After his death, Purcell was honoured by many of his contemporaries, including his old friend John Blow, who wrote "An Ode, on the Death of Mr. Henry Purcell (Mark how the lark and linnet sing)" with text by his old collaborator, John Dryden. More recently, the English poet Gerard Manley Hopkins wrote a famous sonnet entitled simply "Henry Purcell", with a headnote reading: "The poet wishes well to the divine genius of Purcell and praises him that, whereas other musicians have given utterance to the moods of man's mind, he has, beyond that, uttered in notes the very make and species of man as created both in him and in all men generally."
So strong was his reputation that a popular wedding processional was incorrectly attributed to Purcell for many years. The so-called Purcell's Trumpet Voluntary was in fact written around 1700 by a British composer named Jeremiah Clarke as the Prince of Denmark's March.
Purcell also had a strong influence on the composers of the English musical renaissance of the early twentieth century, most notably Benjamin Britten, who created and performed a realisation of Dido and Aeneas and whose The Young Person's Guide to the Orchestra is based on a theme from Purcell's Abdelazar. Stylistically, the aria "I know a bank" from Britten's opera A Midsummer Night's Dream is clearly inspired by Purcell's aria "Sweeter than Roses", which Purcell originally wrote as part of incidental music to Richard Norton's Pausanias, the Betrayer of His Country.
In 2009 Pete Townshend of The Who, an English rock band that established itself in the 1960s, identified Purcell's harmonies as an influence on the band's music (in songs such as " Won't Get Fooled Again" (1971) and " I Can See for Miles" (1967)).
Michael Nyman, at the request of the director, built the score of Peter Greenaway's 1982 film, The Draughtsman's Contract on ostinati by Purcell from various sources, one misattributed. He credited Purcell as a "music consultant." Another of Purcell's ostinati, in fact the aforementioned Cold Genius aria, was used in Nyman's Memorial.
In Victoria Street, Westminster, England, there is a bronze monument to Purcell (right), sculpted by Glynn Williams and erected in 1994.
Purcell's works have been catalogued by Franklin Zimmerman, who gave them a number preceded by Z.
In a 1940 interview Ignaz Friedman stated that he considered Purcell as great as Bach and Beethoven.

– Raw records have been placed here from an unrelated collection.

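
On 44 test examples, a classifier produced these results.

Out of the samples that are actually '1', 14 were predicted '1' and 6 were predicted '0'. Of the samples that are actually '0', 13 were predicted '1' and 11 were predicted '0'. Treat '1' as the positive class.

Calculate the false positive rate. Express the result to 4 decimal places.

FPR = FP/(FP+TN) = 13/(13+11) = 0.5417

0.5417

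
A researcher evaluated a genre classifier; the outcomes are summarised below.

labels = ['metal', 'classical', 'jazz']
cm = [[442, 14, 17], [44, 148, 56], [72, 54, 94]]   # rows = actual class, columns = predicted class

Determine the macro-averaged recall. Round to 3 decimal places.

Per-class recall (TP/(TP+FN)):
  metal: TP=442, FN=14+17=31 → 442/473 = 0.9345
  classical: TP=148, FN=44+56=100 → 148/248 = 0.5968
  jazz: TP=94, FN=72+54=126 → 94/220 = 0.4273
Macro-recall = mean = (0.9345 + 0.5968 + 0.4273) / 3 = 0.653

0.653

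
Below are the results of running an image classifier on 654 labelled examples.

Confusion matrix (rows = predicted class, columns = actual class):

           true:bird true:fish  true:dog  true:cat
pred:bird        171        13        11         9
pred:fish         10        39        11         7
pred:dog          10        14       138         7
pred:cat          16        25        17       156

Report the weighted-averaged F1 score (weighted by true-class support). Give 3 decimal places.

0.765

Per-class F1 score (2·TP/(2·TP+FP+FN)):
  bird: TP=171, FP=13+11+9=33, FN=10+10+16=36 → 342/411 = 0.8321
  fish: TP=39, FP=10+11+7=28, FN=13+14+25=52 → 78/158 = 0.4937
  dog: TP=138, FP=10+14+7=31, FN=11+11+17=39 → 276/346 = 0.7977
  cat: TP=156, FP=16+25+17=58, FN=9+7+7=23 → 312/393 = 0.7939
Weighted-F1 score = Σ (supportᵢ/N)·F1 scoreᵢ with N=654: (207/654)·0.8321 + (91/654)·0.4937 + (177/654)·0.7977 + (179/654)·0.7939 = 0.765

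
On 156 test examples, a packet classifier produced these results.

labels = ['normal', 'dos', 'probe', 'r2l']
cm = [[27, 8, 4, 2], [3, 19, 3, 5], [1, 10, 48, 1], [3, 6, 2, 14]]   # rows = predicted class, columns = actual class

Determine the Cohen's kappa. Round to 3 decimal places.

Observed agreement pₒ = trace/N = 108/156 = 0.6923
Expected agreement pₑ = Σ (rowᵢ·colᵢ)/N² = (34·41 + 43·30 + 57·60 + 22·25)/156² = 0.2734
κ = (pₒ − pₑ)/(1 − pₑ) = (0.6923 − 0.2734)/(1 − 0.2734) = 0.577

0.577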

Popular culture influences
Purcell is among the Baroque composers who has had a direct influence on modern rock and roll; according to Pete Townshend of The Who, Purcell was among his influences, particularly evident in the opening bars of The Who's " Pinball Wizard". The processional section from Purcell's "Music for the Funeral of Queen Mary," was also adapted for the synthesizer by Wendy Carlos to serve as the theme music for the 1971 film A Clockwork Orange. Noted cult New Wave artist Klaus Nomi regularly performed "The Cold Song" from King Arthur during his career, including a version on his debut self-titled album, Klaus Nomi, from 1981; his last public performance before his untimely death was an interpretation of the piece done with a full orchestra in December 1982 in Munich. Purcell wrote the song for a bass, but numerous countertenors have performed the piece in homage to Nomi.
In the 21st century, the soundtrack of the 2005 film version of Pride and Prejudice features a dance titled "A Postcard to Henry Purcell." This is a version by composer Dario Marianelli of Purcell's Abdelazar theme. In the German-language 2004 movie, Der Untergang ([the] Downfall (film), the music of Dido's Lament is used repeatedly as the end of the Third Reich culminates.